Ceuta : Plus de 1500 harragas rapatriés au Maroc

L’Espagne renvoie 1 500 immigrants au Maroc après l’entrée massive à Ceuta

La remise aux autorités marocaines s’effectue conformément à un accord signé avec Rabat en 1992 et l’on s’attend à ce que, dans les prochains jours, tous ceux qui ont franchi la frontière soient renvoyés.

Des sources policières consultées par Vozpópuli indiquent que l’Espagne a déjà renvoyé au Maroc 1 500 immigrants sur les quelque 6 000 qui ont franchi le périmètre frontalier de Ceuta depuis lundi. Ce geste s’inscrit dans le cadre de l’application d’un accord signé avec Rabat en 1992. On s’attend à ce que, dans les jours à venir, la même décision puisse être prise avec le reste des personnes qui restent dans la ville autonome après l’entrée massive de la clôture.

La gravité de la situation a contraint le ministère de l’Intérieur à convoquer une réunion d’urgence à laquelle ont participé le chef du portefeuille, Fernando Grande-Marlaska, le secrétaire d’État à la sécurité, Rafael Perez, le directeur général de la police, Francisco Pardo, la directrice générale de la garde civile, Maria Gamez, ainsi que d’autres hauts représentants du département.

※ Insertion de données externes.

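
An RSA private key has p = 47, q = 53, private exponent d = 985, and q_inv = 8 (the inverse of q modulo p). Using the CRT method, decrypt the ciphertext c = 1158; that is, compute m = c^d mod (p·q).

1010

d_p = d mod (p−1) = 985 mod 46 = 19; d_q = d mod (q−1) = 49.
m₁ = c^(d_p) mod p: c ≡ 30 (mod 47), and 30^19 mod 47 = 23.
m₂ = c^(d_q) mod q: c ≡ 45 (mod 53), and 45^49 mod 53 = 3.
h = q_inv·(m₁ − m₂) mod p = 8·(23 − 3) mod 47 = 19.
m = m₂ + h·q = 3 + 19·53 = 1010.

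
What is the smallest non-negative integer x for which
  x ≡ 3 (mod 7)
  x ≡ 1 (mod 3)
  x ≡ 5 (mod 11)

115

From x ≡ 3 (mod 7) write x = 3 + 7t. Substituting into x ≡ 1 (mod 3) gives 7t ≡ 1 (mod 3), and since 1⁻¹ ≡ 1 (mod 3), t ≡ 1. Hence x ≡ 3 + 7·1 = 10 (mod 21).
From x ≡ 10 (mod 21) write x = 10 + 21t. Substituting into x ≡ 5 (mod 11) gives 21t ≡ 6 (mod 11), and since 10⁻¹ ≡ 10 (mod 11), t ≡ 5. Hence x ≡ 10 + 21·5 = 115 (mod 231).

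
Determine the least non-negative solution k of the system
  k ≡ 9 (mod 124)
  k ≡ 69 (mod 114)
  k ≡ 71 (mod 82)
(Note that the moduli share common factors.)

gcd(124, 114) = 2 and 2 | (69 − 9), so the pair is consistent; merging gives k ≡ 753 (mod 7068), where 7068 = lcm(124, 114).
gcd(7068, 82) = 2 and 2 | (71 − 753), so the pair is consistent; merging gives k ≡ 170385 (mod 289788), where 289788 = lcm(7068, 82).
The solution is unique modulo lcm(124, 114, 82) = 289788.

170385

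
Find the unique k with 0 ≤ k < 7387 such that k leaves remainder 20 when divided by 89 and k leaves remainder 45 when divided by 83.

1622

From k ≡ 20 (mod 89) write k = 20 + 89t. Substituting into k ≡ 45 (mod 83) gives 89t ≡ 25 (mod 83), and since 6⁻¹ ≡ 14 (mod 83), t ≡ 18. Hence k ≡ 20 + 89·18 = 1622 (mod 7387).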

La réunion s’est conclue par la décision d’envoyer 200 agents supplémentaires à Ceuta pour renforcer le dispositif : 50 de l’Institut armé qui seront déployés aux points critiques de la frontière et 150 de la Police nationale, qui sont répartis entre les agents de l’Unité d’intervention de la police (UIP), les scientifiques et la spécialité des étrangers et des frontières. L’incorporation de ce dernier correspond à l’intention d’appliquer l’accord signé avec le Maroc en 1992 qui permet le retour des immigrants qui traversent le périmètre frontalier.

Effondrement à Ceuta

Après la batterie d’entrées – d’autres sources indiquent à ce journal que le chiffre pourrait dépasser 5 000 immigrants en une seule journée – l’Espagne a déjà procédé à l’expulsion de 300 personnes, qui ont été remises aux autorités marocaines. Cet épisode a provoqué l’effondrement des installations habituellement mises en place pour s’occuper et gérer la situation des immigrants arrivant à Ceuta.

La ministre des Affaires étrangères et de la Coopération, Arancha González Laya, dément dans une interview sur Cadena Ser que cette entrée massive soit le résultat d’un « désaccord » avec le Maroc après avoir accueilli le leader du Polisario, Brahim Ghali, en Espagne. « Je ne peux pas parler pour le Maroc. En tout cas, je peux vous dire qu’on nous a assuré il y a quelques heures que ce n’est pas le résultat d’un désaccord ».

Le ministre des affaires étrangères insiste sur le fait que la priorité est de « maintenir les canaux habituels avec les autorités marocaines pour comprendre quelle est la raison » de cet épisode, puis d' »assurer la sécurité de nos frontières » et, enfin, de « renvoyer dans leurs lieux d’origine ceux qui sont arrivés de manière irrégulière conformément aux protocoles ». Un retour qui a déjà commencé avec les 300 premiers immigrants livrés au Maroc.

A Melilla aussi

En outre, tôt ce mardi, on a appris que plusieurs dizaines de migrants subsahariens ont sauté la barrière frontalière entre l’Espagne et le Maroc à Melilla et ont réussi à accéder à la ville tôt ce matin en différents groupes.

Ces entrées irrégulières ont eu lieu depuis 4h30 ce matin dans la zone du Dock Sud, où la police locale a coupé la circulation la nuit dernière « pour faciliter le contrôle » des forces et des forces de sécurité de l’État après l’afflux massif d’immigrants qui s’est produit hier à Ceuta.

Selon les sources policières ont informé Efe, les immigrants sont entrés à Melilla en plusieurs groupes, le premier d’entre eux plus nombreux, et une fois dans la ville ont été dirigés vers la course au Centre de séjour temporaire des immigrants (CETI), escorté par des patrouilles de la Garde civile et la police locale.

Les Subsahariens ont parcouru le Paseo Marítimo en célébrant leur entrée dans la ville par des signes de joie et des cris d’euphorie.